Calculate radiation heat transfer for Summer season

Substitute the known values for the Summer season into the Stefan-Boltzmann law: $$q_{summer} = 0.95 \times 5.67 \times 10^{-8} \times 1.6 \times (305.15^{4} - 296.15^{4})$$ $$q_{summer} = 55.6\mathrm{~W}$$ The rate of radiation heat transfer between the person and the surrounding surfaces in Summer is \(55.6\mathrm{~W}\). In conclusion, the rate of radiation heat transfer between the person and the surrounding surfaces in Winter and Summer are \(170.1\mathrm{~W}\) and \(55.6\mathrm{~W}\), respectively.

Key concepts

Stefan-Boltzmann Law

The Stefan-Boltzmann Law is a fundamental principle of thermal physics. It describes how the power radiated by a body is related to its temperature in absolute scale (Kelvin). This law states that the total energy radiated per unit surface area is proportional to the fourth power of the black body’s temperature. Mathematically, it is expressed as:
\[ q = \epsilon \sigma A (T_{1}^{4} - T_{2}^{4}) \]
where:

• \(q\) is the rate of radiation heat transfer,
• \(\epsilon\) is the emissivity of the surface,
• \(\sigma\) is the Stefan-Boltzmann constant \( (5.67 \times 10^{-8} \mathrm{W/m^2K^4}) \),
• \(A\) is the surface area,
• \(T_{1}\) and \(T_{2}\) are the absolute temperatures of the object and surroundings respectively.

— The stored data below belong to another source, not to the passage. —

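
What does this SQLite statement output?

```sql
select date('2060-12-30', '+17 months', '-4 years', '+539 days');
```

Adding +17 months to 2060-12-30 gives 2062-05-30.
Adding -4 years to 2062-05-30 gives 2058-05-30.
Applying '+539 days' to 2058-05-30: counting 539 days forward gives 2059-11-20.

2059-11-20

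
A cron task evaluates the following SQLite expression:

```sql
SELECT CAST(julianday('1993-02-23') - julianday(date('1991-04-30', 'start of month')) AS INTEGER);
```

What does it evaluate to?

`start of month` rewinds 1991-04-30 to 1991-04-01.
29 days remain in April 1991 after the 1st (30 − 1).
Full months from May 1991 through January 1993 contribute their day counts.
Then 23 days into February 1993.
Total: 29 + 31 + 30 + 31 + 31 + 30 + 31 + 30 + 31 + 31 + 29 + 31 + 30 + 31 + 30 + 31 + 31 + 30 + 31 + 30 + 31 + 31 + 23 = 694.

694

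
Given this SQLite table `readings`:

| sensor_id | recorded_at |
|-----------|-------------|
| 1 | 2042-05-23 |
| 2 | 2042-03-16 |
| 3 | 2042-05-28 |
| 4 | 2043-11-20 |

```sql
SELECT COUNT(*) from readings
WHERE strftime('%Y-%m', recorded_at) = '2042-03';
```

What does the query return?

Rows with year-month 2042-03: 2042-03-16 → 1.

1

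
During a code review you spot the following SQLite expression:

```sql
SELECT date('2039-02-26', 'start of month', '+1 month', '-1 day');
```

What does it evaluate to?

2039-02-28

`start of month` rewinds 2039-02-26 to 2039-02-01.
Adding +1 month to 2039-02-01 gives 2039-03-01.
Going back 1 day from 2039-03-01 reaches 2039-02-28 (last day of February, 28 days).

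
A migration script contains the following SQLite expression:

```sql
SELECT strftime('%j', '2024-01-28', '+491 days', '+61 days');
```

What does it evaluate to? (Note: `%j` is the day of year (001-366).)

214

First apply '+491 days', '+61 days': 2024-01-28 → 2025-08-02.
Day-of-year for 2025-08-02: days since 2025-01-01 inclusive = 214, zero-padded to 214.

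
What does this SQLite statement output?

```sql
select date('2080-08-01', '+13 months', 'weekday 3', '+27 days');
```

2081-09-30

Adding +13 months to 2080-08-01 gives 2081-09-01.
`weekday 3` advances to the next Wednesday; 2081-09-01 is a Monday, so it moves forward to 2081-09-03.
Advancing 27 more days within September lands on 2081-09-30.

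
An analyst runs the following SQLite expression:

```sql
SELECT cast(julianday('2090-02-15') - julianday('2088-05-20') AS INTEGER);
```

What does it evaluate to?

636

11 days remain in May 2088 after the 20th (31 − 20).
Full months from June 2088 through January 2090 contribute their day counts.
Then 15 days into February 2090.
Total: 11 + 30 + 31 + 31 + 30 + 31 + 30 + 31 + 31 + 28 + 31 + 30 + 31 + 30 + 31 + 31 + 30 + 31 + 30 + 31 + 31 + 15 = 636.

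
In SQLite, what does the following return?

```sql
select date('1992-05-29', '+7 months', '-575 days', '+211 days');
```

1991-12-31

Adding +7 months to 1992-05-29 gives 1992-12-29.
Applying '-575 days' to 1992-12-29: counting 575 days back gives 1991-06-03.
Applying '+211 days' to 1991-06-03: counting 211 days forward gives 1991-12-31.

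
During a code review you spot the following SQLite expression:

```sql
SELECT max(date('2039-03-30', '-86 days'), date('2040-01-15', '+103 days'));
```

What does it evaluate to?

date('2039-03-30', '-86 days') → 2039-01-03.
date('2040-01-15', '+103 days') → 2040-04-27.
Later of the two is 2040-04-27.

2040-04-27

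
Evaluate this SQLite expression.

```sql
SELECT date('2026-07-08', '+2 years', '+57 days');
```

Adding +2 years to 2026-07-08 gives 2028-07-08.
Applying '+57 days' to 2028-07-08: counting 57 days forward gives 2028-09-03.

2028-09-03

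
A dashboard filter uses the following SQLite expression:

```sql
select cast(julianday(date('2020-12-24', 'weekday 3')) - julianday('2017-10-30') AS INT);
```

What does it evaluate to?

1157

`weekday 3` advances to the next Wednesday; 2020-12-24 is a Thursday, so it moves forward to 2020-12-30.
1 day remains in October 2017 after the 30th (31 − 30).
Full months from November 2017 through November 2020 contribute their day counts.
Then 30 days into December 2020.
Total: 1 + 30 + 31 + 31 + 28 + 31 + 30 + 31 + 30 + 31 + 31 + 30 + 31 + 30 + 31 + 31 + 28 + 31 + 30 + 31 + 30 + 31 + 31 + 30 + 31 + 30 + 31 + 31 + 29 + 31 + 30 + 31 + 30 + 31 + 31 + 30 + 31 + 30 + 30 = 1157.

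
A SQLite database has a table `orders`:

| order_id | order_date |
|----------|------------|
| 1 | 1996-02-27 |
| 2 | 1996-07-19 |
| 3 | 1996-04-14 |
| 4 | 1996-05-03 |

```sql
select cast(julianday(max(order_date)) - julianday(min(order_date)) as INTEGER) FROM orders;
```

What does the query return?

MIN = 1996-02-27, MAX = 1996-07-19.
2 days remain in February 1996 after the 27th (29 − 27).
March 1996: 31 days.
April 1996: 30 days.
May 1996: 31 days.
June 1996: 30 days.
Then 19 days into July 1996.
Total: 2 + 31 + 30 + 31 + 30 + 19 = 143.

143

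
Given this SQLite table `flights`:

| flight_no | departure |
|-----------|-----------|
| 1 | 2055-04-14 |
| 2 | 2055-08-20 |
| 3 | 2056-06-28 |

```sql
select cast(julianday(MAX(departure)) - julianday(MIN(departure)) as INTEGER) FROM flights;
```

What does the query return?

441

MIN = 2055-04-14, MAX = 2056-06-28.
16 days remain in April 2055 after the 14th (30 − 14).
Full months from May 2055 through May 2056 contribute their day counts.
Then 28 days into June 2056.
Total: 16 + 31 + 30 + 31 + 31 + 30 + 31 + 30 + 31 + 31 + 29 + 31 + 30 + 31 + 28 = 441.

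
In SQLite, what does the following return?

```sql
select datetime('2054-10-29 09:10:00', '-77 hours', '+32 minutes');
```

2054-10-26 04:42:00

-77 hours from 2054-10-29 09:10:00 is 2054-10-26 04:10:00 (crosses midnight).
+32 minutes from 2054-10-26 04:10:00 is 2054-10-26 04:42:00.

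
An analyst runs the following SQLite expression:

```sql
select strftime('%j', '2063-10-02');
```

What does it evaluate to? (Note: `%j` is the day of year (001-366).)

Day-of-year for 2063-10-02: days since 2063-01-01 inclusive = 275, zero-padded to 275.

275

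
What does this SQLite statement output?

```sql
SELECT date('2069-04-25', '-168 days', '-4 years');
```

Applying '-168 days' to 2069-04-25: counting 168 days back gives 2068-11-08.
Adding -4 years to 2068-11-08 gives 2064-11-08.

2064-11-08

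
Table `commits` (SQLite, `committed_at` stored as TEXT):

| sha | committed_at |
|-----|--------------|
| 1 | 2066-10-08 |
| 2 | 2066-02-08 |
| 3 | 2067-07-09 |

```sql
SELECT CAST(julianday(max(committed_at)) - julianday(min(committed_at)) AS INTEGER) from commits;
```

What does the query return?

516

MIN = 2066-02-08, MAX = 2067-07-09.
20 days remain in February 2066 after the 8th (28 − 8).
Full months from March 2066 through June 2067 contribute their day counts.
Then 9 days into July 2067.
Total: 20 + 31 + 30 + 31 + 30 + 31 + 31 + 30 + 31 + 30 + 31 + 31 + 28 + 31 + 30 + 31 + 30 + 9 = 516.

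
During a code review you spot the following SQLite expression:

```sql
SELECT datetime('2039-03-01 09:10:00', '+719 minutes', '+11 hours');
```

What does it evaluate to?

719 minutes = 11h 59m; +719 minutes from 2039-03-01 09:10:00 is 2039-03-01 21:09:00.
+11 hours from 2039-03-01 21:09:00 is 2039-03-02 08:09:00 (crosses midnight).

2039-03-02 08:09:00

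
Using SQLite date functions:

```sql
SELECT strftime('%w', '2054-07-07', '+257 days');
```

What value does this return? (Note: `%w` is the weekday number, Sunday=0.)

0

First apply '+257 days': 2054-07-07 → 2055-03-21.
2055-03-21 is a Sunday; with Sunday=0 that is 0.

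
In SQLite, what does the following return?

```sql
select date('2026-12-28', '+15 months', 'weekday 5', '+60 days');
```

2028-05-30

Adding +15 months to 2026-12-28 gives 2028-03-28.
`weekday 5` advances to the next Friday; 2028-03-28 is a Tuesday, so it moves forward to 2028-03-31.
Applying '+60 days' to 2028-03-31: counting 60 days forward gives 2028-05-30.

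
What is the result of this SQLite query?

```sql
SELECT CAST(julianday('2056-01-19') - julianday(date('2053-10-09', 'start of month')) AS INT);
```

840

`start of month` rewinds 2053-10-09 to 2053-10-01.
30 days remain in October 2053 after the 1st (31 − 1).
Full months from November 2053 through December 2055 contribute their day counts.
Then 19 days into January 2056.
Total: 30 + 30 + 31 + 31 + 28 + 31 + 30 + 31 + 30 + 31 + 31 + 30 + 31 + 30 + 31 + 31 + 28 + 31 + 30 + 31 + 30 + 31 + 31 + 30 + 31 + 30 + 31 + 19 = 840.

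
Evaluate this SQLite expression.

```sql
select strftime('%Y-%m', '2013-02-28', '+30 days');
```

2013-03

First apply '+30 days': 2013-02-28 → 2013-03-30.
`%Y-%m` extracts the year-month: 2013-03.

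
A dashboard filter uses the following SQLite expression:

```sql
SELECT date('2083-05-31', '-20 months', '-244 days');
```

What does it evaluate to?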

This law helps us calculate how much energy a body loses or gains through radiation. It is important in understanding how objects radiate energy based on their temperatures in various environments.

Emissivity

Emissivity is a measure of how effectively a real surface emits thermal radiation compared to a perfect black body. A black body, which is an idealized physical body, perfectly absorbs all incident radiation and also radiates energy at the maximum possible rate for its temperature. Emissivity is a dimensionless number between 0 and 1 that indicates the efficiency of radiation.

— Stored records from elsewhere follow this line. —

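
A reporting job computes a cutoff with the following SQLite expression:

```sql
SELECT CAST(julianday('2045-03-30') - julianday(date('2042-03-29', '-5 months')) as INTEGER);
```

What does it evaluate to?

Adding -5 months to 2042-03-29 gives 2041-10-29.
2 days remain in October 2041 after the 29th (31 − 29).
Full months from November 2041 through February 2045 contribute their day counts.
Then 30 days into March 2045.
Total: 2 + 30 + 31 + 31 + 28 + 31 + 30 + 31 + 30 + 31 + 31 + 30 + 31 + 30 + 31 + 31 + 28 + 31 + 30 + 31 + 30 + 31 + 31 + 30 + 31 + 30 + 31 + 31 + 29 + 31 + 30 + 31 + 30 + 31 + 31 + 30 + 31 + 30 + 31 + 31 + 28 + 30 = 1248.

1248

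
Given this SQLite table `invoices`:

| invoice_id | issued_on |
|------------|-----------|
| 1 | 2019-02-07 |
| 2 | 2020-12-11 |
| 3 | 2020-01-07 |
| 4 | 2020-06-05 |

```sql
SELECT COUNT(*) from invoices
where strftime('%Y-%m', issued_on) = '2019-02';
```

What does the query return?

1

Rows with year-month 2019-02: 2019-02-07 → 1.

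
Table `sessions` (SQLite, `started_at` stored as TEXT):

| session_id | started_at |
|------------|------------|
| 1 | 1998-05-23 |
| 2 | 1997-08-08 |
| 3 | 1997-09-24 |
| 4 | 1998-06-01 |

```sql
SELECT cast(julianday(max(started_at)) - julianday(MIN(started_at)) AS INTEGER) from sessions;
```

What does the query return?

297

MIN = 1997-08-08, MAX = 1998-06-01.
23 days remain in August 1997 after the 8th (31 − 8).
Full months from September 1997 through May 1998 contribute their day counts.
Then 1 day into June 1998.
Total: 23 + 30 + 31 + 30 + 31 + 31 + 28 + 31 + 30 + 31 + 1 = 297.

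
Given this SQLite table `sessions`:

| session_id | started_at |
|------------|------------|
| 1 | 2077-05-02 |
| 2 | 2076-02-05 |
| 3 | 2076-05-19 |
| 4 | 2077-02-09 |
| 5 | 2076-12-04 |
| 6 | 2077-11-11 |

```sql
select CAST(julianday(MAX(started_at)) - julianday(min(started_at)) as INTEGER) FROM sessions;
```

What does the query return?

645

MIN = 2076-02-05, MAX = 2077-11-11.
24 days remain in February 2076 after the 5th (29 − 5).
Full months from March 2076 through October 2077 contribute their day counts.
Then 11 days into November 2077.
Total: 24 + 31 + 30 + 31 + 30 + 31 + 31 + 30 + 31 + 30 + 31 + 31 + 28 + 31 + 30 + 31 + 30 + 31 + 31 + 30 + 31 + 11 = 645.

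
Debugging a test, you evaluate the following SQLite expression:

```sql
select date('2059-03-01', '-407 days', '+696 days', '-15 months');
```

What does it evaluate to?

Applying '-407 days' to 2059-03-01: counting 407 days back gives 2058-01-18.
Applying '+696 days' to 2058-01-18: counting 696 days forward gives 2059-12-15.
Adding -15 months to 2059-12-15 gives 2058-09-15.

2058-09-15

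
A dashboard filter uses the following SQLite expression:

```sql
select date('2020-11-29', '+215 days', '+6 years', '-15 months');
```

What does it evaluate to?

Applying '+215 days' to 2020-11-29: counting 215 days forward gives 2021-07-02.
Adding +6 years to 2021-07-02 gives 2027-07-02.
Adding -15 months to 2027-07-02 gives 2026-04-02.

2026-04-02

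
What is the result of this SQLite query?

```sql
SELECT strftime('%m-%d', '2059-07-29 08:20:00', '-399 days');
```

06-25

First apply '-399 days': 2059-07-29 08:20:00 → 2058-06-25 08:20:00.
`%m-%d` extracts the month-day: 06-25.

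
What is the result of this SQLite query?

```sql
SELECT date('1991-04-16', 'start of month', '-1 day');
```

`start of month` rewinds 1991-04-16 to 1991-04-01.
Going back 1 day from 1991-04-01 reaches 1991-03-31 (last day of March, 31 days).

1991-03-31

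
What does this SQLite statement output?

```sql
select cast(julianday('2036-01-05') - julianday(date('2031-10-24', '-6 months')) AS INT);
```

1717

Adding -6 months to 2031-10-24 gives 2031-04-24.
6 days remain in April 2031 after the 24th (30 − 24).
Full months from May 2031 through December 2035 contribute their day counts.
Then 5 days into January 2036.
Total: 6 + 31 + 30 + 31 + 31 + 30 + 31 + 30 + 31 + 31 + 29 + 31 + 30 + 31 + 30 + 31 + 31 + 30 + 31 + 30 + 31 + 31 + 28 + 31 + 30 + 31 + 30 + 31 + 31 + 30 + 31 + 30 + 31 + 31 + 28 + 31 + 30 + 31 + 30 + 31 + 31 + 30 + 31 + 30 + 31 + 31 + 28 + 31 + 30 + 31 + 30 + 31 + 31 + 30 + 31 + 30 + 31 + 5 = 1717.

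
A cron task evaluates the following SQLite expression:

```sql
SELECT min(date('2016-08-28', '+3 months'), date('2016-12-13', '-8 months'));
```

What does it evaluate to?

2016-04-13

date('2016-08-28', '+3 months') → 2016-11-28.
date('2016-12-13', '-8 months') → 2016-04-13.
Earlier of the two is 2016-04-13.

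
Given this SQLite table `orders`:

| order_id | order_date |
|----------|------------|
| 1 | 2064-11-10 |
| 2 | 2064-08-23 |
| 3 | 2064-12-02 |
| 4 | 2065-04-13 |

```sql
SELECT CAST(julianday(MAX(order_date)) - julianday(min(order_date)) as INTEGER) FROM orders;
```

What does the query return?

MIN = 2064-08-23, MAX = 2065-04-13.
8 days remain in August 2064 after the 23rd (31 − 23).
Full months from September 2064 through March 2065 contribute their day counts.
Then 13 days into April 2065.
Total: 8 + 30 + 31 + 30 + 31 + 31 + 28 + 31 + 13 = 233.

233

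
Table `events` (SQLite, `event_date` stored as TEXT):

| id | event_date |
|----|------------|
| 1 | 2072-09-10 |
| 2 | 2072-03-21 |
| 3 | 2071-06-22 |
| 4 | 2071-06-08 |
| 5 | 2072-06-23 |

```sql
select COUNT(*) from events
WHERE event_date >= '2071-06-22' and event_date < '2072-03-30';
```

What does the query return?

2

Rows in [2071-06-22, 2072-03-30): 2072-03-21, 2071-06-22 → 2 rows.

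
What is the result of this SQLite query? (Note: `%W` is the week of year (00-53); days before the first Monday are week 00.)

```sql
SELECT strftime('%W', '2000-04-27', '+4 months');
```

First apply '+4 months': 2000-04-27 → 2000-08-27.
2000-08-27 is a Sunday. SQLite's %W counts Mondays since the year started; the result is 34.

34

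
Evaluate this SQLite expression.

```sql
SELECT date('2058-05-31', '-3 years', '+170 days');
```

Adding -3 years to 2058-05-31 gives 2055-05-31.
Applying '+170 days' to 2055-05-31: counting 170 days forward gives 2055-11-17.

2055-11-17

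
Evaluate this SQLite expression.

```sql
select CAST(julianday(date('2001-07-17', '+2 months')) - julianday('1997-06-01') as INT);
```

Adding +2 months to 2001-07-17 gives 2001-09-17.
29 days remain in June 1997 after the 1st (30 − 1).
Full months from July 1997 through August 2001 contribute their day counts.
Then 17 days into September 2001.
Total: 29 + 31 + 31 + 30 + 31 + 30 + 31 + 31 + 28 + 31 + 30 + 31 + 30 + 31 + 31 + 30 + 31 + 30 + 31 + 31 + 28 + 31 + 30 + 31 + 30 + 31 + 31 + 30 + 31 + 30 + 31 + 31 + 29 + 31 + 30 + 31 + 30 + 31 + 31 + 30 + 31 + 30 + 31 + 31 + 28 + 31 + 30 + 31 + 30 + 31 + 31 + 17 = 1569.

1569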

• An emissivity of 1 means the surface is a perfect emitter, like a black body.
• An emissivity of 0 means the surface doesn't emit any thermal radiation.

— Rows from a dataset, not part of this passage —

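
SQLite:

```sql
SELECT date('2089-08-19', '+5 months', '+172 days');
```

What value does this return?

Adding +5 months to 2089-08-19 gives 2090-01-19.
Applying '+172 days' to 2090-01-19: counting 172 days forward gives 2090-07-10.

2090-07-10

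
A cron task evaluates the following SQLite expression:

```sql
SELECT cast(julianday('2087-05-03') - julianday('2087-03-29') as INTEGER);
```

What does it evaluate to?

35

2 days remain in March 2087 after the 29th (31 − 29).
April 2087: 30 days.
Then 3 days into May 2087.
Total: 2 + 30 + 3 = 35.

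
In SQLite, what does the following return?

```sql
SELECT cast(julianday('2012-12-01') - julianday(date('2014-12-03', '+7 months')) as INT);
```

-944

Adding +7 months to 2014-12-03 gives 2015-07-03.
30 days remain in December 2012 after the 1st (31 − 1).
Full months from January 2013 through June 2015 contribute their day counts.
Then 3 days into July 2015.
Total: 30 + 31 + 28 + 31 + 30 + 31 + 30 + 31 + 31 + 30 + 31 + 30 + 31 + 31 + 28 + 31 + 30 + 31 + 30 + 31 + 31 + 30 + 31 + 30 + 31 + 31 + 28 + 31 + 30 + 31 + 30 + 3 = 944.
The subtraction is earlier − later, so the result is −944 → -944.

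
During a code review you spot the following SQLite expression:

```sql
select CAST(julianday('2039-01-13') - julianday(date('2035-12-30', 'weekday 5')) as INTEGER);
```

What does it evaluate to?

`weekday 5` advances to the next Friday; 2035-12-30 is a Sunday, so it moves forward to 2036-01-04.
27 days remain in January 2036 after the 4th (31 − 4).
Full months from February 2036 through December 2038 contribute their day counts.
Then 13 days into January 2039.
Total: 27 + 29 + 31 + 30 + 31 + 30 + 31 + 31 + 30 + 31 + 30 + 31 + 31 + 28 + 31 + 30 + 31 + 30 + 31 + 31 + 30 + 31 + 30 + 31 + 31 + 28 + 31 + 30 + 31 + 30 + 31 + 31 + 30 + 31 + 30 + 31 + 13 = 1105.

1105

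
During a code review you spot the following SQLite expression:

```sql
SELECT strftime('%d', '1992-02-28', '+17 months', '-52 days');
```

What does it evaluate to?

06

First apply '+17 months', '-52 days': 1992-02-28 → 1993-06-06.
`%d` extracts the 2-digit day of month: 06.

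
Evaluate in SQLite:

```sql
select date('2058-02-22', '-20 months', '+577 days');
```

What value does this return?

Adding -20 months to 2058-02-22 gives 2056-06-22.
Applying '+577 days' to 2056-06-22: counting 577 days forward gives 2058-01-20.

2058-01-20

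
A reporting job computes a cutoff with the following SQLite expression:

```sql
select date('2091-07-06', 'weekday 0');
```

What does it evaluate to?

2091-07-08

`weekday 0` advances to the next Sunday; 2091-07-06 is a Friday, so it moves forward to 2091-07-08.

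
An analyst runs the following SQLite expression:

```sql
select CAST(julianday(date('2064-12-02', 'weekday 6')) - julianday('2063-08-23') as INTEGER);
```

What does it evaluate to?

471

`weekday 6` advances to the next Saturday; 2064-12-02 is a Tuesday, so it moves forward to 2064-12-06.
8 days remain in August 2063 after the 23rd (31 − 23).
Full months from September 2063 through November 2064 contribute their day counts.
Then 6 days into December 2064.
Total: 8 + 30 + 31 + 30 + 31 + 31 + 29 + 31 + 30 + 31 + 30 + 31 + 31 + 30 + 31 + 30 + 6 = 471.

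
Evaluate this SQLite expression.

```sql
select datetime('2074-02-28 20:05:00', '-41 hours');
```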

In practical applications, knowing the emissivity of surfaces helps predict the actual heat transfer between objects and their environments. Most materials have emissivities less than 1, and in this exercise, the person has an emissivity of 0.95, making them a very efficient emitter of thermal radiation.

Thermal Radiation

Thermal radiation is a mode of heat transfer which involves the emission of electromagnetic waves from the surface of an object. This process does not require any medium to travel through, meaning it can even occur in a vacuum. All objects emit thermal radiation as long as their temperature is above absolute zero, with the intensity and character of the radiation depending on the object's temperature.
The thermal radiation spectrum includes infrared, followed by visible and ultraviolet radiation as temperatures increase. In everyday life, thermal radiation is a key player in heat transfer processes. For instance, when a person stands near a warm wall, they directly gain heat via thermal radiation from the wall's surface.
Understanding thermal radiation is vital for calculating heat dynamics in various scenarios, such as in this exercise where we determine heat changes during seasonal shifts.

Surface Temperature

Surface temperature refers to the measure of thermal energy of an object's surface at a particular point in time. It plays a crucial role in determining how much thermal radiation an object will emit. Higher surface temperature results in higher radiation emissions. In terms of the Stefan-Boltzmann law, the surface temperature influences the rate of heat transfer due to the \(T^{4}\) dependency.
In the given exercise, we compute how the surface temperature of the person and the room affect heat transfer during winter and summer. The temperature is converted to Kelvin for accurate calculations. For example, the person's surface temperature is converted from 32°C to 305.15K, which we then use in the Stefan-Boltzmann equation. This conversion is crucial because it quantifies the energy flow from the person to the surrounding surfaces effectively.